Генерал покачал головой на Аржаного:
- Эх ты, голова-два уха! Тебе только панты. А человека тебе нипочем укокошить? Жалеть надо человека-то, миленок, жалеть, вот что.
- Ваше превосхо… Да ведь они манзы. Нешь они человеки? Так, знычть, вроде куроптей больших. За их и Бог-то не взыщет. Ваше превосхо… дозовольте панты-то, ведь ребятенки, есть-пить… рты разинули…
Генерал загоготал, заходило, заплескалось его брюхо:
- Как, как? Вроде, говоришь, куроптей? Хо-хо-хо! Ну, ладно, вот что. Вы этого сукина сына… хо-хо, куроптей, говорит? - вы его домашним порядком - плеточкой, понимэ? И потом - отпустите его панты эти взять, чорт с ним, и - под арест на десять суток, вот-с…
Аржаной бухнулся в ноги: "Стало быть, панты-то мои?"
- Ваше превосхо… благодетель, милостивец!
Капитан Нечеса, уходя, думал:
"Ах, не спроста это, дюже что-й-то добер нынче!"
Генерал вышел в гостиную, жмурился, улыбался. У окна сидела генеральша, грела в руке стаканчик с чем-то красным.
- Чей-то, матушка, голосок я слышал? Молочко, что ли? Все еще хороводишься?

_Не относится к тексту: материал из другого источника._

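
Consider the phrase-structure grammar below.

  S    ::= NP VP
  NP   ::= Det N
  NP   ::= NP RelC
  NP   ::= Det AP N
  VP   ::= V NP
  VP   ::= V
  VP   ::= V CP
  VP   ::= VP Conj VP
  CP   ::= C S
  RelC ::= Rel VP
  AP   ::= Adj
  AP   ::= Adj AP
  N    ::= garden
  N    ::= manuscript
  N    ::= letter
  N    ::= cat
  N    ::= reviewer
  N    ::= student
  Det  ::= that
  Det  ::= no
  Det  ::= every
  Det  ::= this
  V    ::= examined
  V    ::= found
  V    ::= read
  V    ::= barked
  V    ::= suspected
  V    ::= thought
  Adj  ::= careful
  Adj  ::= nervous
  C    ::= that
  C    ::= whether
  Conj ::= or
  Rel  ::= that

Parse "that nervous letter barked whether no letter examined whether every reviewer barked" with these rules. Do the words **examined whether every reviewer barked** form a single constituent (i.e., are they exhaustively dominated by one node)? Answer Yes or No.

[S [NP [Det that] [AP [Adj nervous]] [N letter]] [VP [V barked] [CP [C whether] [S [NP [Det no] [N letter]] [VP [V examined] [CP [C whether] [S [NP [Det every] [N reviewer]] [VP [V barked]]]]]]]]]
The words 'examined whether every reviewer barked' are exhaustively dominated by a single VP node (built by VP → V CP), so they form a constituent.

Yes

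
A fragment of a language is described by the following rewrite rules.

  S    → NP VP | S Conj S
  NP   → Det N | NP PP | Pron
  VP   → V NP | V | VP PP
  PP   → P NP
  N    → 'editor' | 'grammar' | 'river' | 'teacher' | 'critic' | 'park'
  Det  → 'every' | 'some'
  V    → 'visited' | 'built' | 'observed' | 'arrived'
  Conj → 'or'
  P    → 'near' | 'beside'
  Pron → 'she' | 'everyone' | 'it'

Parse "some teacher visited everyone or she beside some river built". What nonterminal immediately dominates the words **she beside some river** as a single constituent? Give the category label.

[S [S [NP [Det some] [N teacher]] [VP [V visited] [NP [Pron everyone]]]] [Conj or] [S [NP [NP [Pron she]] [PP [P beside] [NP [Det some] [N river]]]] [VP [V built]]]]
The span 'she beside some river' is the NP node built by NP → NP PP.

NP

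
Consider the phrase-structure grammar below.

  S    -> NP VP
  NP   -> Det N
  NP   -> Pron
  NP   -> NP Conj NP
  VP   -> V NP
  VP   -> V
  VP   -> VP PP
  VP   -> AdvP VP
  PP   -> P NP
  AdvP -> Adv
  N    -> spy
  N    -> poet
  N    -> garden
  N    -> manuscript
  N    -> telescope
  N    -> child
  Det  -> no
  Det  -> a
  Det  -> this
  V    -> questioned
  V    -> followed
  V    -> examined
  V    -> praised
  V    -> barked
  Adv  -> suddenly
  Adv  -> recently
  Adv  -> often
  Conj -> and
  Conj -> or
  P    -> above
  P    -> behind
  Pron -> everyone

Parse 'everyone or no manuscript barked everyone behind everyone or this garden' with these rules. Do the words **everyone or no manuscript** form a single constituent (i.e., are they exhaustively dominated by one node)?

[S [NP [NP [Pron everyone]] [Conj or] [NP [Det no] [N manuscript]]] [VP [VP [V barked] [NP [Pron everyone]]] [PP [P behind] [NP [NP [Pron everyone]] [Conj or] [NP [Det this] [N garden]]]]]]
The words 'everyone or no manuscript' are exhaustively dominated by a single NP node (built by NP → NP Conj NP), so they form a constituent.

Yes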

- Молочко отлынивать что-то стал, - рассеянно глядела генеральша мимо, - бородавки у себя развел, так нехорошо. Ты бы его приструнил…
Подскочила Агния. Вихлялась, подпрыгивала около генерала:
- А Молочко про Тихменя рассказывал: совсем малый спятил, все добивается, его или нет Петяшка, капитаншин девятый…
Хихикала Агния в сухой кулачок. Генерал весело ткнул ее в бок:
- А ты, Агния, когда же родишь, а? За Ларьку бы, что-ли, выходила, - что ж даром-то так пропадать?
А Ларька - как раз, вот, и пришел, и стоял в дверях. Увидала его Агния - запрыгала, запричитала: "штоп-штоп-штоп-тебе пр-провалиться"…
Ларька подкатился любовно к генералу:
- Ваше превосходительство, вас дожидают там… К вам, говорят, лично.
Так и затрепыхался генерал. "Неужто ж и впрямь пришла?"
Побежал, засеменил. Брюхо побежало впереди - выходило, будто катил его генерал перед собой на тачке. Высоко подтянутые брючки трепались над сапогами.
Что-то такое учуяла нюхом своим Агния и, сказав: "я сейчас", упорхнула от генеральши в свою комнатку.
Комнатушка - клетушка маленькая, но за то веселые, с малиновыми букетами, обои, и пахнет каким-то розовым шипучим мылом. А все стены уклеены вырезанными из "Нивы", из "Родины" портретами: все мужские портреты аккуратно Агния вырезывала и тащила к себе - и генералов, и архиереев, и знаменитых ученых.
Но не в букетах, и не в портретах даже суть. А в том, что под большим портретом императора Александра III укрыла Агния долгим трудом и искусством проделанную щель в генералов кабинет. И теперь прильнула ухом к щели и, как манну небесную, ловила все, что в кабинете творилось.
13. Кладь тяжелая
Шмит веселый-развеселый вернулся из города: уж давно его Андрей Иваныч таким не видал. Шли втроем с пристани; Шмит звал обедать. Стал было некаться Андрей Иваныч, да Шмит и слышать не хотел.
- Эх, по заливу шуга идет, - говорил Шмит. - Льдинки скрипят около баркаса, машина изо всех сил стучит… Эх, хорошо, борьба!
Шел он высокий, тяжелый для земли, пил залпом морозный воздух.
- Борьба, - вслух подумал Андрей Иваныч, - борьба утомляет. К чему?
- Отдых утомляет еще больше, - усмехнулся Шмит.
"Да, он устанет нескоро, - глядел Андрей Иваныч на Шмита, - он бы не задумался, что спят, что нет револьвера… И ничего бы этого не было. А может, и так не было?"
В первый раз за сегодня насмелился Андрей Иваныч - и взглянул на Марусю. Ничего… Но только эта недвижность лица и заплетенные крепко пальцы…
"Она была там, это… было", - захолонул весь Андрей Иваныч.
- Ну, что ж ты, Маруська, делала, что во сне видела? - Шмит нагнулся к Марусе. Жесткий его, кованный подбородок исчез, весь Шмит стал мягкий.